X___, a former construction worker injured in 2005, received a 15% SUVA disability pension. SUVA later found that he had been earning a pension-excluding wage at Z___ since March 2008 and revoked the pension retroactively, seeking repayment of CHF 25,114.20. The claimant argued that the pension had been granted by settlement and that he should be released from repayment. The court held that the earlier pension award was not a settlement, that the higher earnings justified a revision and retroactive denial of the pension, and that the insured had breached his duty to report the change. The complaint was dismissed; a waiver of repayment had to be pursued separately.

Omnilex headnote

Art. 22 UVG; Art. 25 and Art. 31 ATSG; Art. 4 Abs. 1 ATSV: A disability pension is revisable not only when the health condition changes, but also when the economic effects of an unchanged condition materially improve; a pension-excluding gainful activity justifies retroactive denial of the pension from the time the decisive change occurred. Unduly paid benefits must be repaid. If the insured person has been expressly warned of the duty to report changed circumstances and nevertheless fails to notify the insurer of higher earnings, good faith is excluded for purposes of waiver. A waiver of recovery requires a separate formal decision and is not examined in the appeal against the restitution order (consid. 2–3).

Full text

UV.2012.00028

Sozialversicherungsgericht

des Kantons Zürich

IV. Kammer

Sozialversicherungsrichter Engler, Vorsitzender

Sozialversicherungsrichterin Arnold Gramigna

Sozialversicherungsrichter Hurst

Gerichtsschreiber Wyler

Urteil vom 28. Januar 2013

in Sachen

X.___

Beschwerdeführer

vertreten durch Rechtsanwalt Eric Stern

Advokaturbüro

Beethovenstrasse 24, 8002 Zürich

gegen

Schweizerische Unfallversicherungsanstalt

Rechtsabteilung

Postfach 4358, 6002 Luzern

Beschwerdegegnerin

Sachverhalt:

1. Der 1964 geborene X.___ war seit dem 2. Mai 2005 bei der Y.___ als Bauarbeiter tätig, als ihm am 6. Dezember 2005 Beton auf das linke Knie fiel (Unfallmeldung UVG vom 14. Dezember 2005, Urk. 10/1). Da X.___ in der Folge arbeitsunfähig war, richtete ihm die Schweizerische Unfallversicherungsanstalt (SUVA) Taggeldleistungen aus. Mit Verfügung vom 23. November 2007 sprach die SUVA X.___ mit Wirkung ab 1. Oktober 2007 eine Invalidenrente gestützt auf eine Erwerbsunfähigkeit von 15 % und eine Integritätsentschädigung basierend auf einer 15%igen Integritätseinbusse zu (Urk. 10/76). Mit Verfügung vom 4. Oktober 2011 hob die SUVA die Rente von X.___ mit Wirkung per 1. März 2008 auf und forderte die für die Zeit vom 1. März 2008 bis 30. September 2011 ausgerichteten Rentenleistungen in der Höhe von Fr. 25‘114.20 zurück (Urk. 10/81). Die von X.___ am 4. November 2011 erhobene Einsprache (Urk. 10/84) wies die SUVA mit Einspracheentscheid vom 30. Dezember 2011 ab (Urk. 2).
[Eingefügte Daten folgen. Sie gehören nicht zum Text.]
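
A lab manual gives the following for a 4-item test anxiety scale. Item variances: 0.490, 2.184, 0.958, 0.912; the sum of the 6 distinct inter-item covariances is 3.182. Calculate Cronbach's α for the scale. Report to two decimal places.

sum of item variances = 0.490 + 2.184 + 0.958 + 0.912 = 4.544
Sum of distinct covariances = 3.182
total variance = sum of item variances + 2·Σcov = 4.544 + 2 × 3.182 = 10.908
α = (4/3)·(1 − 4.544/10.908) = 0.78

α = 0.78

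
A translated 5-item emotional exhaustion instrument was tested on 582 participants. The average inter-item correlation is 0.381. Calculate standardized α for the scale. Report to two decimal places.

α = 0.75

Standardized α = k·r̄ / (1 + (k−1)·r̄) = 5 × 0.381 / (1 + 4 × 0.381)
  = 1.9050 / 2.5240 = 0.75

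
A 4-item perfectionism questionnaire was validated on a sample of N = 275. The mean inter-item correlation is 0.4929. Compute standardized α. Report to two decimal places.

Standardized α = k·r̄ / (1 + (k−1)·r̄) = 4 × 0.4929 / (1 + 3 × 0.4929)
  = 1.9716 / 2.4787 = 0.80

α = 0.80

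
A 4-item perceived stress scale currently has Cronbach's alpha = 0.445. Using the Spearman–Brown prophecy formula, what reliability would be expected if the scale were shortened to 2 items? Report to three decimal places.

Length factor m = 2/4 = 0.5000
α' = m·α / (1 − (1−m)·α)
   = 2/4 × 0.445 / (1 − (1 − 2/4) × 0.445)
   = 0.2225 / 0.7775 = 0.286

predicted reliability = 0.286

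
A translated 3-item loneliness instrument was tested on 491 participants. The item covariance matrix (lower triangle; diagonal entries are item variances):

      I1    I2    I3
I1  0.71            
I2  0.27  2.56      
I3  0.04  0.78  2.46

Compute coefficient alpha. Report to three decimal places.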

2. Hiergegen liess X.___ am 1. Februar 2012 durch Rechtsanwalt Eric Stern Beschwerde erheben und beantragen, er sei von der Rückerstattungspflicht zu befreien. In prozessualer Hinsicht ersuchte er um Gewährung der unentgeltliche Prozessführung und um Bestellung von Rechtsanwalt Eric Stern als unentgeltlichen Rechtsvertreter (Urk. 1). Die Beschwerdegegnerin schloss mit Beschwerdeantwort vom 12. April 2012 auf Abweisung der Beschwerde (Urk. 9), worauf mit Verfügung vom 18. April 2012 das Gesuch des Beschwerdeführers um unentgeltliche Rechtsvertretung abgewiesen wurde (Urk. 11).

3. Auf die Vorbringen der Parteien und die eingereichten Akten wird, soweit erforderlich, im Rahmen der nachfolgenden Erwägungen eingegangen.

Das Gericht zieht in Erwägung:

1.

1.1 Die Beschwerdegegnerin bringt zur Begründung ihrer Rückforderung vor, wegen den infolge des Unfalls vom 6. Dezember 2005 verbliebenen körperlichen Beeinträchtigungen sei dem Beschwerdeführer mit Verfügung vom 23. November 2007 basierend auf einem Valideneinkommen von Fr. 54‘862.-- und einem Invalideneinkommen von Fr. 46‘863.-- eine Rente von 15 % zugesprochen worden. Im Rahmen eines im Jahr 2010 eingeleiteten Revisionsverfahrens habe sich ergeben, dass der Beschwerdeführer bei der Z.___ seit 1. März 2008 ein rentenausschliessendes Einkommen von Fr. 61‘100.-- erziele. Der Beschwerdeführer habe es trotz ausdrücklichem Hinweis in der Rentenverfügung unterlassen, die wesentliche Verbesserung in wirtschaftlicher Hinsicht zu melden. Er habe daher die für den Zeitraum 1. März 2008 bis 30. September 2011 zu viel ausgerichtete Rentenleistungen in der Höhe von Fr. 25‘114.20 zurückzuerstatten. Entgegen der Ansicht des Beschwerdeführers sei die ursprüngliche Rentenzusprache nicht vergleichsweise erfolgt, sondern es sei ihm lediglich das rechtliche Gehör gewährt worden. Eine Rentenrevision wäre zudem auch bei einer vergleichsweisen Rentenzusprache möglich. Infolge der Anzeigepflichtverletzung fehle es am guten Glauben, weshalb ein Erlass der Rückerstattung nicht möglich sei (Urk. 2 und Urk. 9).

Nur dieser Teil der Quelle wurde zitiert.